Patients and methods:
Between 2005 and 2015, 1.871 patients received aHSCT at University Hospital Essen. A follow up of at least 6 months after transplant was available in 55 anti-HBc patients; clinical and virological data were analyzed. HBV genome was sequenced with NGS in serum samples of 8 HBVr patients.
Results:
Thirteen out of 55 (23.6%) patients developed HBVr at a median of 26 months after aHSCT. After initiation of antiviral treatment, complete HBV DNA suppression was achieved in 7/10 (70%) patients 1 to 40 months after HBVr. Nine out of 13 patients had increased ALT. Three patients had compromised coagulation and model for end-stage liver disease (MELD) scores of 18 – 27. One of them died due to liver failure 5 weeks after HBVr. As a risk factor for HBVr, we identified an anti-HBc S/CO ≥7.5 before transplantation. Complete HBV DNA suppression was achieved in 7/10 (70%) patients. Therapy relevant mutations were found in one patient.
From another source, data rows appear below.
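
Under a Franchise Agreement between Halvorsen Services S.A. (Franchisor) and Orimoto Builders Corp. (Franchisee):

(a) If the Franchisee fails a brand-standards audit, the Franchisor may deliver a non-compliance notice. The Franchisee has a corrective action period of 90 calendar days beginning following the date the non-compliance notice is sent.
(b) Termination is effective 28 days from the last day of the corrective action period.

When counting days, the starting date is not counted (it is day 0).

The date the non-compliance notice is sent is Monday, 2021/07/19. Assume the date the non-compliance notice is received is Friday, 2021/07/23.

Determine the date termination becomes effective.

The last day of the corrective action period: 90 calendar days after 2021/07/19 is 2021/10/17.
The date termination becomes effective: 2021/10/17 + 28 days = 2021/11/14.

2021/11/14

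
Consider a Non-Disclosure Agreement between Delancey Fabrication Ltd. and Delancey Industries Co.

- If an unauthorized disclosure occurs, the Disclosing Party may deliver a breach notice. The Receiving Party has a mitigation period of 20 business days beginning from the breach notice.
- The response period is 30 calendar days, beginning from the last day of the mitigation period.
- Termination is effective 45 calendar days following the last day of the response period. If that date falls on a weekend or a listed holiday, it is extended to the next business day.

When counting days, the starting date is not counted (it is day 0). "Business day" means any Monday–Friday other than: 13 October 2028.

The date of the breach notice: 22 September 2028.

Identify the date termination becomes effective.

8 January 2029

The last day of the mitigation period: counting 20 business days from Friday, 22 September 2028 (Sep 25, Sep 26, Sep 27, Sep 28, …, Oct 19, Oct 20, Oct 23, skipping weekends and the listed holiday on Oct 13) reaches Monday, 23 October 2028.
The last day of the response period: 30 calendar days after 23 October 2028 is 22 November 2028.
The date termination becomes effective: 45 calendar days after 22 November 2028 is 6 January 2029. That falls on a Saturday, so it rolls to the next business day, Monday, 8 January 2029.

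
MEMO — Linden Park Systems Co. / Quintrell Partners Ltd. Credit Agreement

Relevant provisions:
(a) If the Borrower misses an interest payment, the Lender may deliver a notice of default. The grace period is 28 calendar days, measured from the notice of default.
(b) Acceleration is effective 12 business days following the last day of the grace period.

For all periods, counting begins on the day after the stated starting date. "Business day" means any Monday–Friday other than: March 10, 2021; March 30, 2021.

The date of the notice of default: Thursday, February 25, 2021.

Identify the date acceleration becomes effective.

April 13, 2021

The last day of the grace period: 28 calendar days after February 25, 2021 is March 25, 2021.
The date acceleration becomes effective: counting 12 business days from Thursday, March 25, 2021 (Mar 26, Mar 29, Mar 31, Apr 1, …, Apr 9, Apr 12, Apr 13, skipping weekends and the listed holiday on Mar 30) reaches Tuesday, April 13, 2021.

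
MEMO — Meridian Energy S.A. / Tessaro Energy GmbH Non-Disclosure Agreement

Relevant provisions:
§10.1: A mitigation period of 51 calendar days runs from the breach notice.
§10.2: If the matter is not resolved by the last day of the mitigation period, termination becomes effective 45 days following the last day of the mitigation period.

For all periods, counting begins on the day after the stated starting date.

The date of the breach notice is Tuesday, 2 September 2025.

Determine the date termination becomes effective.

7 December 2025

The last day of the mitigation period: 2 September 2025 + 51 days = 23 October 2025.
Adding 45 calendar days to 23 October 2025 gives 7 December 2025, which is the date termination becomes effective.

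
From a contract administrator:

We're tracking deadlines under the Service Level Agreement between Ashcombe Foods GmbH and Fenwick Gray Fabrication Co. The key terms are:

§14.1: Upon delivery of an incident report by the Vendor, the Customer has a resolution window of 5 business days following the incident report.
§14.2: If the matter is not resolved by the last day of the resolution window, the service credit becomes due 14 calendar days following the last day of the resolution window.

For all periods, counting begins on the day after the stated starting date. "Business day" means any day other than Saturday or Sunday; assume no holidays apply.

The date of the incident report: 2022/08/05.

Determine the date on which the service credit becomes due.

The last day of the resolution window: counting 5 business days from Friday, 2022/08/05 (Aug 8, Aug 9, Aug 10, Aug 11, Aug 12, skipping weekends) reaches Friday, 2022/08/12.
The date on which the service credit becomes due: 14 calendar days after 2022/08/12 is 2022/08/26.

2022/08/26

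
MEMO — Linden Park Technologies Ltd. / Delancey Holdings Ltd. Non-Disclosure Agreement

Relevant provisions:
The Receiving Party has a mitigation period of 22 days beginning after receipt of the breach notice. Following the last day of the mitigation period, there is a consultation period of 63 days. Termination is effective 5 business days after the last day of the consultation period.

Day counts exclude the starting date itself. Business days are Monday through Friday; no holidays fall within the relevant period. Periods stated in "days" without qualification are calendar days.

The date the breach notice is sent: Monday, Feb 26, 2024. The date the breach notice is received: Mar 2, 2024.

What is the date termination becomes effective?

Adding 22 calendar days to Mar 2, 2024 gives Mar 24, 2024, which is the last day of the mitigation period.
Adding 63 calendar days to Mar 24, 2024 gives May 26, 2024, which is the last day of the consultation period.
The date termination becomes effective: counting 5 business days from Sunday, May 26, 2024 (May 27, May 28, May 29, May 30, May 31, skipping weekends) reaches Friday, May 31, 2024.

May 31, 2024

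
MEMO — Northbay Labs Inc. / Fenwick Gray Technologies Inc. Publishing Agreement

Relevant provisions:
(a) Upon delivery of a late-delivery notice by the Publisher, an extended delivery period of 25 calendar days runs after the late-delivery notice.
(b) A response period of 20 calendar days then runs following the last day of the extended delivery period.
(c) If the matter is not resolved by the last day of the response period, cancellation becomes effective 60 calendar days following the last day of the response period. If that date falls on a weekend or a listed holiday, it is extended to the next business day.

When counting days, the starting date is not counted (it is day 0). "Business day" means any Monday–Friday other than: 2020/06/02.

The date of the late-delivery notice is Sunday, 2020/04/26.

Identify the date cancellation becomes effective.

The last day of the extended delivery period: 25 calendar days after 2020/04/26 is 2020/05/21.
The last day of the response period: 2020/05/21 + 20 days = 2020/06/10.
The date cancellation becomes effective: 2020/06/10 + 60 days = 2020/08/09. That falls on a Sunday, so it rolls to the next business day, Monday, 2020/08/10.

2020/08/10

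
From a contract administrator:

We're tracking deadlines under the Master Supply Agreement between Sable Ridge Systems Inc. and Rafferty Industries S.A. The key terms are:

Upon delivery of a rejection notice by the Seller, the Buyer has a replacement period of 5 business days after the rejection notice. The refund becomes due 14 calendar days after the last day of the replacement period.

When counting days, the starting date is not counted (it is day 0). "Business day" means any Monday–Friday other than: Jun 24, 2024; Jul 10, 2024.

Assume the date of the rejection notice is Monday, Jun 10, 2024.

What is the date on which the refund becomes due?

The last day of the replacement period: 5 business days after Monday, Jun 10, 2024, skipping weekends — Jun 11, Jun 12, Jun 13, Jun 14, Jun 17 — lands on Monday, Jun 17, 2024.
The date on which the refund becomes due: 14 calendar days after Jun 17, 2024 is Jul 1, 2024.

Jul 1, 2024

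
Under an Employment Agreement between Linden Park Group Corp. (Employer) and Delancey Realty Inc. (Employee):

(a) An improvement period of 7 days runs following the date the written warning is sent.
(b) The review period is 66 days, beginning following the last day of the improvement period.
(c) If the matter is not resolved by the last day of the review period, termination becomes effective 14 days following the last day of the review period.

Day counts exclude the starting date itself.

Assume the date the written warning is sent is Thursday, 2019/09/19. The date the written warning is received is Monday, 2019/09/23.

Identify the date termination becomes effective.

2019/12/15

The last day of the improvement period: 7 calendar days after 2019/09/19 is 2019/09/26.
The last day of the review period: 66 calendar days after 2019/09/26 is 2019/12/01.
The date termination becomes effective: 14 calendar days after 2019/12/01 is 2019/12/15.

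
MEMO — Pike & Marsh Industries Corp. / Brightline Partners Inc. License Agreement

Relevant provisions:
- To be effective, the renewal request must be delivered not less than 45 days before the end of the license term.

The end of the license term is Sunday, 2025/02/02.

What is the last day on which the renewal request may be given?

2024/12/19

Counting back 45 calendar days from 2025/02/02 gives 2024/12/19.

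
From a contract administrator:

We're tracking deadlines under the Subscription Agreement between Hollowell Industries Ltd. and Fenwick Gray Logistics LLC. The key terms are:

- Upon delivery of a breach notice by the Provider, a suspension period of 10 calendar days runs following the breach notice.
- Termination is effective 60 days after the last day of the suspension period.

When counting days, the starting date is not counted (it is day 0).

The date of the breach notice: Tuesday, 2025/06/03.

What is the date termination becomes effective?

2025/08/12

The last day of the suspension period: 2025/06/03 + 10 days = 2025/06/13.
The date termination becomes effective: 2025/06/13 + 60 days = 2025/08/12.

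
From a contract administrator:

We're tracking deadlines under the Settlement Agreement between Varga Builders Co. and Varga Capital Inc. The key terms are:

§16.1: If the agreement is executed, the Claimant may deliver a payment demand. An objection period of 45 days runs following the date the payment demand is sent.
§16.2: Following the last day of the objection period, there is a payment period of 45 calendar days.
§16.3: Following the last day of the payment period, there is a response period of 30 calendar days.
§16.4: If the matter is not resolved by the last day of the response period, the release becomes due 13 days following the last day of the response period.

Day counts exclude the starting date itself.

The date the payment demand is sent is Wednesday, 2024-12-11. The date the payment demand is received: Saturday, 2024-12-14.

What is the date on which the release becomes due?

2025-04-23

Adding 45 calendar days to 2024-12-11 gives 2025-01-25, which is the last day of the objection period.
The last day of the payment period: 2025-01-25 + 45 days = 2025-03-11.
The last day of the response period: 30 calendar days after 2025-03-11 is 2025-04-10.
Adding 13 calendar days to 2025-04-10 gives 2025-04-23, which is the date on which the release becomes due.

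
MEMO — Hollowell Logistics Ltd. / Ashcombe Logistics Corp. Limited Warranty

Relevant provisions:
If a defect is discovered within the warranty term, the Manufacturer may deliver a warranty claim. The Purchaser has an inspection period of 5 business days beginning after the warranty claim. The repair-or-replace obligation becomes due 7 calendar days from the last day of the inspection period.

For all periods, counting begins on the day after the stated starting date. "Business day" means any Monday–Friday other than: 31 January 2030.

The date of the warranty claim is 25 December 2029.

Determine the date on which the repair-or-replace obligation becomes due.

The last day of the inspection period: 5 business days after Tuesday, 25 December 2029, skipping weekends — Dec 26, Dec 27, Dec 28, Dec 31, Jan 1 — lands on Tuesday, 1 January 2030.
Adding 7 calendar days to 1 January 2030 gives 8 January 2030, which is the date on which the repair-or-replace obligation becomes due.

8 January 2030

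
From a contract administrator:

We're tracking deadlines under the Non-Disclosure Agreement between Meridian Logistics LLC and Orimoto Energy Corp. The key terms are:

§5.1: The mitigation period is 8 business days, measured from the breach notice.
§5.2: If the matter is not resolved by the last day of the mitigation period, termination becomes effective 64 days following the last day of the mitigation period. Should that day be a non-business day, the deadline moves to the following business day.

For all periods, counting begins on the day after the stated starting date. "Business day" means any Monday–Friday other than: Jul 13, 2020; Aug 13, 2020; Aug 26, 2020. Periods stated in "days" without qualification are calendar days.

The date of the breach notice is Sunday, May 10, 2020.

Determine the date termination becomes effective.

Jul 23, 2020

The last day of the mitigation period: 8 business days after Sunday, May 10, 2020, skipping weekends — May 11, May 12, May 13, May 14, May 15, May 18, May 19, May 20 — lands on Wednesday, May 20, 2020.
The date termination becomes effective: May 20, 2020 + 64 days = Jul 23, 2020. Jul 23, 2020 is a Thursday and is not a listed holiday, so no roll-forward applies.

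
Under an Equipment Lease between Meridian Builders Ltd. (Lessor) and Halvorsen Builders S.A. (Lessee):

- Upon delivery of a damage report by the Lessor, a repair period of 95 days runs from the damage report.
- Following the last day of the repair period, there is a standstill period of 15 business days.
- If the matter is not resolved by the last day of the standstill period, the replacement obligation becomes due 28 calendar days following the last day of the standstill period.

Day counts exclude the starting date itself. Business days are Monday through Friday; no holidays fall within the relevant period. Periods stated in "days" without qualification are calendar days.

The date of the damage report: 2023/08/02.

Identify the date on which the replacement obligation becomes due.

Adding 95 calendar days to 2023/08/02 gives 2023/11/05, which is the last day of the repair period.
The last day of the standstill period: 15 business days after Sunday, 2023/11/05, skipping weekends — Nov 6, Nov 7, Nov 8, Nov 9, …, Nov 22, Nov 23, Nov 24 — lands on Friday, 2023/11/24.
Adding 28 calendar days to 2023/11/24 gives 2023/12/22, which is the date on which the replacement obligation becomes due.

2023/12/22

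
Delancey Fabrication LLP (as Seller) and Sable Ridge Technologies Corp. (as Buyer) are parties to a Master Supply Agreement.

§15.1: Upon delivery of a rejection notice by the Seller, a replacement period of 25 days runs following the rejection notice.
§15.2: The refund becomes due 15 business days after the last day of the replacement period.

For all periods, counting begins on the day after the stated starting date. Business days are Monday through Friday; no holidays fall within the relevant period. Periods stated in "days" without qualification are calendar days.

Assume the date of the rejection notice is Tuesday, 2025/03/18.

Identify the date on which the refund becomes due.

Adding 25 calendar days to 2025/03/18 gives 2025/04/12, which is the last day of the replacement period.
The date on which the refund becomes due: 15 business days after Saturday, 2025/04/12, skipping weekends — Apr 14, Apr 15, Apr 16, Apr 17, …, Apr 30, May 1, May 2 — lands on Friday, 2025/05/02.

2025/05/02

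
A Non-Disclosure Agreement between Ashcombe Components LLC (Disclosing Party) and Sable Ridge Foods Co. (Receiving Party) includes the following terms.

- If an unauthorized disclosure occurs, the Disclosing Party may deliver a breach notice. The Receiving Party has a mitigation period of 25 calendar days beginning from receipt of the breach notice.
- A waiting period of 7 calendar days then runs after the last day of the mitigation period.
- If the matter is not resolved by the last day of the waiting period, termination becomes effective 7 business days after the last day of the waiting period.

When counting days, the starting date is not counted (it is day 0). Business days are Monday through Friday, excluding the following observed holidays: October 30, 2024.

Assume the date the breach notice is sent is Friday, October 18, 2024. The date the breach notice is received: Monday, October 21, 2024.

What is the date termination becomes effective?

December 3, 2024

Adding 25 calendar days to October 21, 2024 gives November 15, 2024, which is the last day of the mitigation period.
The last day of the waiting period: November 15, 2024 + 7 days = November 22, 2024.
The date termination becomes effective: counting 7 business days from Friday, November 22, 2024 (Nov 25, Nov 26, Nov 27, Nov 28, Nov 29, Dec 2, Dec 3, skipping weekends) reaches Tuesday, December 3, 2024.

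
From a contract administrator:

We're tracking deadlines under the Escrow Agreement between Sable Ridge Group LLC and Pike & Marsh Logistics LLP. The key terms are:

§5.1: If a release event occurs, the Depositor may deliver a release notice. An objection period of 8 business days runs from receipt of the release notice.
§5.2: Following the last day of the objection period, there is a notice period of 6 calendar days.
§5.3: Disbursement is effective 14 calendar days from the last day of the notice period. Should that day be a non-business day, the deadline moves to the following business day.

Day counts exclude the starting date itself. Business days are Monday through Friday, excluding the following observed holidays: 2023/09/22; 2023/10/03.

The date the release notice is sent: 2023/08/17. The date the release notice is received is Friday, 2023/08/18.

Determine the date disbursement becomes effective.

The last day of the objection period: counting 8 business days from Friday, 2023/08/18 (Aug 21, Aug 22, Aug 23, Aug 24, Aug 25, Aug 28, Aug 29, Aug 30, skipping weekends) reaches Wednesday, 2023/08/30.
Adding 6 calendar days to 2023/08/30 gives 2023/09/05, which is the last day of the notice period.
Adding 14 calendar days to 2023/09/05 gives 2023/09/19, which is the date disbursement becomes effective. 2023/09/19 is a Tuesday and is not a listed holiday, so no roll-forward applies.

2023/09/19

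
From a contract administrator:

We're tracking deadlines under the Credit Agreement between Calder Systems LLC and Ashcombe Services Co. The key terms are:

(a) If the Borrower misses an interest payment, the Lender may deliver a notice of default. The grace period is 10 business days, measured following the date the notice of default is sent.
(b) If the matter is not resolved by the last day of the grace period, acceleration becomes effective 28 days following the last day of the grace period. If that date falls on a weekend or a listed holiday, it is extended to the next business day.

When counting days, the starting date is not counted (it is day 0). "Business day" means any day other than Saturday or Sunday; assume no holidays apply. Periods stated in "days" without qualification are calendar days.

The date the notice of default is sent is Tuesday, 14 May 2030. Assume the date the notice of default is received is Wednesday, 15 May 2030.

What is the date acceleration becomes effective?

The last day of the grace period: counting 10 business days from Tuesday, 14 May 2030 (May 15, May 16, May 17, May 20, May 21, May 22, May 23, May 24, May 27, May 28, skipping weekends) reaches Tuesday, 28 May 2030.
Adding 28 calendar days to 28 May 2030 gives 25 June 2030, which is the date acceleration becomes effective. 25 June 2030 is a Tuesday, so no roll-forward applies.

25 June 2030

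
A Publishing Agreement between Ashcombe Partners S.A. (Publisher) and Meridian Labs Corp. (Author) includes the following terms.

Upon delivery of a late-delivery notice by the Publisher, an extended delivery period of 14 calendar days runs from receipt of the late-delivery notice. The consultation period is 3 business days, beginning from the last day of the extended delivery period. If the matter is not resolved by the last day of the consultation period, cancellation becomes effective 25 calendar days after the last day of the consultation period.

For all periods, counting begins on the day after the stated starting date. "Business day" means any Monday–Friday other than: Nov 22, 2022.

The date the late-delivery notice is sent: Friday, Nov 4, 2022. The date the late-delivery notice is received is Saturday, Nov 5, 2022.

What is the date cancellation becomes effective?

Dec 19, 2022

The last day of the extended delivery period: Nov 5, 2022 + 14 days = Nov 19, 2022.
From Saturday, Nov 19, 2022, 3 business days (Nov 21, Nov 23, Nov 24, skipping weekends and the listed holiday on Nov 22) brings us to Thursday, Nov 24, 2022, which is the last day of the consultation period.
The date cancellation becomes effective: Nov 24, 2022 + 25 days = Dec 19, 2022.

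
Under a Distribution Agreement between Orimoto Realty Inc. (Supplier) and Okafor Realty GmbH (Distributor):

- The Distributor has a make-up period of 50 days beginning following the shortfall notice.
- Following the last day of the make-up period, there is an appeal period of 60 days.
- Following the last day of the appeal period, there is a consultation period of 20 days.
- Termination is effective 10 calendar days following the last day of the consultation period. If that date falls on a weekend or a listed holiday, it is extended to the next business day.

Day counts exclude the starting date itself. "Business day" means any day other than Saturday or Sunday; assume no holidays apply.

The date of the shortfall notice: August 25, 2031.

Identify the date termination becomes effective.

Adding 50 calendar days to August 25, 2031 gives October 14, 2031, which is the last day of the make-up period.
The last day of the appeal period: October 14, 2031 + 60 days = December 13, 2031.
The last day of the consultation period: 20 calendar days after December 13, 2031 is January 2, 2032.
The date termination becomes effective: 10 calendar days after January 2, 2032 is January 12, 2032. January 12, 2032 is a Monday, so no roll-forward applies.

January 12, 2032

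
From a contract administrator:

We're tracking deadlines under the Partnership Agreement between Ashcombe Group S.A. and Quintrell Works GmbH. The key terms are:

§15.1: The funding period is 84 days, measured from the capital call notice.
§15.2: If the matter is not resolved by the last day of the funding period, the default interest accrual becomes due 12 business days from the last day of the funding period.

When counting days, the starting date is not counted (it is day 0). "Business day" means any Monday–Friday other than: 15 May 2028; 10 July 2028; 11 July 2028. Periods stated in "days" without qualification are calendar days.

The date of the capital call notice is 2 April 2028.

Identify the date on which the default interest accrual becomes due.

13 July 2028

The last day of the funding period: 2 April 2028 + 84 days = 25 June 2028.
From Sunday, 25 June 2028, 12 business days (Jun 26, Jun 27, Jun 28, Jun 29, …, Jul 7, Jul 12, Jul 13, skipping weekends and the listed holidays on Jul 10, Jul 11) brings us to Thursday, 13 July 2028, which is the date on which the default interest accrual becomes due.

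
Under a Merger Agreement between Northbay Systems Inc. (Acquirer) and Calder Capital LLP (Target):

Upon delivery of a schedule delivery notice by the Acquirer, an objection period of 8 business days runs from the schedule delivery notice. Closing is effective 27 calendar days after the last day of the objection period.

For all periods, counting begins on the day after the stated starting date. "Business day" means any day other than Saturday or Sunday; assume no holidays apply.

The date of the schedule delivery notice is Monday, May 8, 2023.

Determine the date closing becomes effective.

The last day of the objection period: 8 business days after Monday, May 8, 2023, skipping weekends — May 9, May 10, May 11, May 12, May 15, May 16, May 17, May 18 — lands on Thursday, May 18, 2023.
The date closing becomes effective: May 18, 2023 + 27 days = June 14, 2023.

June 14, 2023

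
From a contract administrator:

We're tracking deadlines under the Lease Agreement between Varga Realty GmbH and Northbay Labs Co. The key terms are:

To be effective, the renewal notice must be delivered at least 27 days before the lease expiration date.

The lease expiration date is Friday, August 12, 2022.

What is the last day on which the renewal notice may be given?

Counting back 27 calendar days from August 12, 2022 gives July 16, 2022.

July 16, 2022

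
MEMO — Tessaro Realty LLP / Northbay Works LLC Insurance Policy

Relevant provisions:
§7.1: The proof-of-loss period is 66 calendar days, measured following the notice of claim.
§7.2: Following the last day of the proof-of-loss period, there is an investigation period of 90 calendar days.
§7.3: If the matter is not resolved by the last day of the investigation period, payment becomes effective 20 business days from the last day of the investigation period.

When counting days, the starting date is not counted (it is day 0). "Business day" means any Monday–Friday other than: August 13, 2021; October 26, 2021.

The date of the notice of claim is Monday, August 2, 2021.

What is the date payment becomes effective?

Adding 66 calendar days to August 2, 2021 gives October 7, 2021, which is the last day of the proof-of-loss period.
The last day of the investigation period: October 7, 2021 + 90 days = January 5, 2022.
From Wednesday, January 5, 2022, 20 business days (Jan 6, Jan 7, Jan 10, Jan 11, …, Jan 31, Feb 1, Feb 2, skipping weekends) brings us to Wednesday, February 2, 2022, which is the date payment becomes effective.

February 2, 2022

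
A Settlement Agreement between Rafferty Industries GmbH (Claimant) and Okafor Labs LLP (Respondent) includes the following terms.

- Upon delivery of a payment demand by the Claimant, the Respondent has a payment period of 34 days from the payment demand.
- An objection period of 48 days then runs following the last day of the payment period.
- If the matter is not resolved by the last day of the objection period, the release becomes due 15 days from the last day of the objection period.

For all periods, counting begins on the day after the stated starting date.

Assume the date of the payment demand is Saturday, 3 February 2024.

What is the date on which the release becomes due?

The last day of the payment period: 34 calendar days after 3 February 2024 is 8 March 2024.
The last day of the objection period: 8 March 2024 + 48 days = 25 April 2024.
The date on which the release becomes due: 15 calendar days after 25 April 2024 is 10 May 2024.

10 May 2024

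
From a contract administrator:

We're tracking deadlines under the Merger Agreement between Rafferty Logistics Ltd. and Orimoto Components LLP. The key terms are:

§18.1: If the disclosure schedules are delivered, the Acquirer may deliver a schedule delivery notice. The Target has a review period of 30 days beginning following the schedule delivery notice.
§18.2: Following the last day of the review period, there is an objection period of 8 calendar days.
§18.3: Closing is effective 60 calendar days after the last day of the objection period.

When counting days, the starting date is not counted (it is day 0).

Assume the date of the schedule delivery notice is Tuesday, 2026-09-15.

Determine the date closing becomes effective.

The last day of the review period: 30 calendar days after 2026-09-15 is 2026-10-15.
Adding 8 calendar days to 2026-10-15 gives 2026-10-23, which is the last day of the objection period.
The date closing becomes effective: 2026-10-23 + 60 days = 2026-12-22.

2026-12-22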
In 4/8 patients, immune escape mutations have been detected either as majority or minority variants.
Conclusion:
HBVr is common in anti-HBc positive aHRCT recipients and can lead to severe hepatitis with compromised coagulation. Level of anti-HBc S/CO before transplantation is a risk factor for HBVr. Complete virological response under adequate antiviral treatment could not be achieved in all patients.